(CN) — A Texas House committee came up with an unprecedented method to try to halt an execution: subpoena the condemned. Whether the eleventh-hour effort is successful remained anyone’s guess Thursday evening amid a flurry of legal skirmishes.
Roberson, who is set to be executed Thursday evening, would be the first person in the nation to be put death in a shaken baby syndrome case. Many argue he is innocent, including the police detective who originally led the investigation against him.
Despite a bipartisan effort by state lawmakers, medical experts and others to spare Roberson’s life, the Texas Board of Pardons and Paroles voted unanimously Wednesday to deny Roberson’s request for clemency. And on Thursday, he struck out at the U.S. Supreme Court as well.
Roberson had urged the justices to step in, arguing that the state court violated his due process rights by dismissing his appeal on procedural grounds. Without explanation or any dissents, they denied Roberson’s request for a delay.
Justice Sonia Sotomayor, a Barack Obama appointee, issued a statement noting that Roberson’s only federal claim challenged state court interpretation of state law. Since the claim was outside their jurisdiction, Sotomayor called on Texas Governor Greg Abbott to offer the relief the court could not.
“Because this court is powerless to act without a colorable federal claim, and because the Texas Board of Pardons and Paroles declined to recommend clemency, only one remedy remains: an executive grant of a reprieve delaying Roberson’s execution by 30 days,” Sotomayor wrote.
In its eleventh-hour effort to delay Roberson’s execution, the Texas House Committee on Criminal Jurisprudence voted Wednesday evening to subpoena him to testify before the committee next Monday. That led a Travis County judge to order the state to halt the execution, finding the state lacks the authority to put Roberson to death if doing so means he can’t comply with the subpoena.
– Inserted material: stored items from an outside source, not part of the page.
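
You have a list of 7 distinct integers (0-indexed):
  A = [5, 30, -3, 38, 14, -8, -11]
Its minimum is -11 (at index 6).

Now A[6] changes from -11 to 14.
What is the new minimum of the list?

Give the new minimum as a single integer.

Answer: -8

Derivation:
Old min = -11 (at index 6)
Change: A[6] -11 -> 14
Changed element WAS the min. Need to check: is 14 still <= all others?
  Min of remaining elements: -8
  New min = min(14, -8) = -8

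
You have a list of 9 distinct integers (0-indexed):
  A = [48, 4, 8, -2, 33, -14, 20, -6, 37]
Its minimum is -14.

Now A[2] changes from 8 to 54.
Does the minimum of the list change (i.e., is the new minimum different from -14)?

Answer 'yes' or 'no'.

Answer: no

Derivation:
Old min = -14
Change: A[2] 8 -> 54
Changed element was NOT the min; min changes only if 54 < -14.
New min = -14; changed? no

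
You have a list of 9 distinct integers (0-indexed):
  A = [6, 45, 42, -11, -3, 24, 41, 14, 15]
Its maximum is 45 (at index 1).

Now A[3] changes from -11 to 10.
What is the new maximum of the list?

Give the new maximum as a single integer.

Old max = 45 (at index 1)
Change: A[3] -11 -> 10
Changed element was NOT the old max.
  New max = max(old_max, new_val) = max(45, 10) = 45

Answer: 45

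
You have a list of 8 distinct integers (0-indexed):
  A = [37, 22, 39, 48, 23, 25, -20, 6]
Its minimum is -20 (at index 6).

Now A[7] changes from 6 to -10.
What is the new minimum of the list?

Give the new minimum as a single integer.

Old min = -20 (at index 6)
Change: A[7] 6 -> -10
Changed element was NOT the old min.
  New min = min(old_min, new_val) = min(-20, -10) = -20

Answer: -20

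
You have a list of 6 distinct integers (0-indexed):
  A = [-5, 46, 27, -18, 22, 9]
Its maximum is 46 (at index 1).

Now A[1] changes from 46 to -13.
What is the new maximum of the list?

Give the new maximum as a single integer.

Answer: 27

Derivation:
Old max = 46 (at index 1)
Change: A[1] 46 -> -13
Changed element WAS the max -> may need rescan.
  Max of remaining elements: 27
  New max = max(-13, 27) = 27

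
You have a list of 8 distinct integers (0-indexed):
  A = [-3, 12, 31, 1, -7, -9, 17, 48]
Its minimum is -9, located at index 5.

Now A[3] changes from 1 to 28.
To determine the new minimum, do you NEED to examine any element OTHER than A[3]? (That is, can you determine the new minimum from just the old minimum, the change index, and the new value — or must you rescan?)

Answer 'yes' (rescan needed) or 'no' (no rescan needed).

Answer: no

Derivation:
Old min = -9 at index 5
Change at index 3: 1 -> 28
Index 3 was NOT the min. New min = min(-9, 28). No rescan of other elements needed.
Needs rescan: no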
Amanda Hernandez, spokeswoman for the Texas Department of Criminal Justice, said the state will appeal that order.
Benjamin Wolff, director of the Texas Office of Capital and Forensic Writs, told The Texas Tribune he has never before seen lawmakers attempt to use subpoena powers to delay an execution.
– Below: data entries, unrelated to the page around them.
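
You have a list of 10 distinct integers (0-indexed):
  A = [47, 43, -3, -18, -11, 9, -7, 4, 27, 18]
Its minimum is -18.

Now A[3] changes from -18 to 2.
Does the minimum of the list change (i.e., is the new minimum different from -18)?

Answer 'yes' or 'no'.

Old min = -18
Change: A[3] -18 -> 2
Changed element was the min; new min must be rechecked.
New min = -11; changed? yes

Answer: yes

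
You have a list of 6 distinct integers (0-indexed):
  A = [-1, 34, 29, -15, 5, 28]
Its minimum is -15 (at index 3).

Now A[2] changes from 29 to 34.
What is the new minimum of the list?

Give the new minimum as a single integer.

Answer: -15

Derivation:
Old min = -15 (at index 3)
Change: A[2] 29 -> 34
Changed element was NOT the old min.
  New min = min(old_min, new_val) = min(-15, 34) = -15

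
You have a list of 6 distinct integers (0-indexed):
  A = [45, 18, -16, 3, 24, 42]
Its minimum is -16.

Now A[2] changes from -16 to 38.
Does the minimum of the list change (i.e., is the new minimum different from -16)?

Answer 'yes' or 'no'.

Old min = -16
Change: A[2] -16 -> 38
Changed element was the min; new min must be rechecked.
New min = 3; changed? yes

Answer: yes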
“It’s an unprecedented subpoena and an unprecedented case,” Wolff said.
Shaken baby syndrome is a controversial diagnosis where a caregiver is believed to have violently shaken an infant or toddler, causing the child’s brain to move back and forth within the skull, resulting in significant brain damage. While doctors once believed that a certain constellation of injuries pointed definitively to a child having been shaken, more recent research indicates that other causes can also result in these same injuries. According to the National Registry of Exonerations, since 1992 at least 34 people have been exonerated after being convicted in cases involving shaken baby syndrome.
In January 2002, Roberson brought his two-year-old daughter Nikki Curtis to a hospital in Palestine, Texas, after finding her unresponsive and with blue lips. Roberson told medical staff his daughter had fallen out of bed earlier that night. At the hospital, Nikki’s condition deteriorated, and she was declared brain dead the next day.
Prosecutors argued that Nikki’s injuries were consistent with shaken baby syndrome, but Roberson has consistently maintained his innocence. His attorneys and some medical experts argue that Nikki’s death was actually caused by complications from severe pneumonia.
Even the former police detective who led the investigation now believes Roberson is innocent. Brian Wharton, now an ordained minister in the United Methodist Church, told USA Today that confirmation bias led him to point the finger at Roberson.
“That emotional charge in the hospital that here is a 2-year-old little girl that is about to die, somebody did this to her, who did it, how did it happen?” Wharton said. “And the first thing you hear is abuse, shaken baby syndrome, and we just take it and run with it, and we find all the facts that we need to make it stand up.”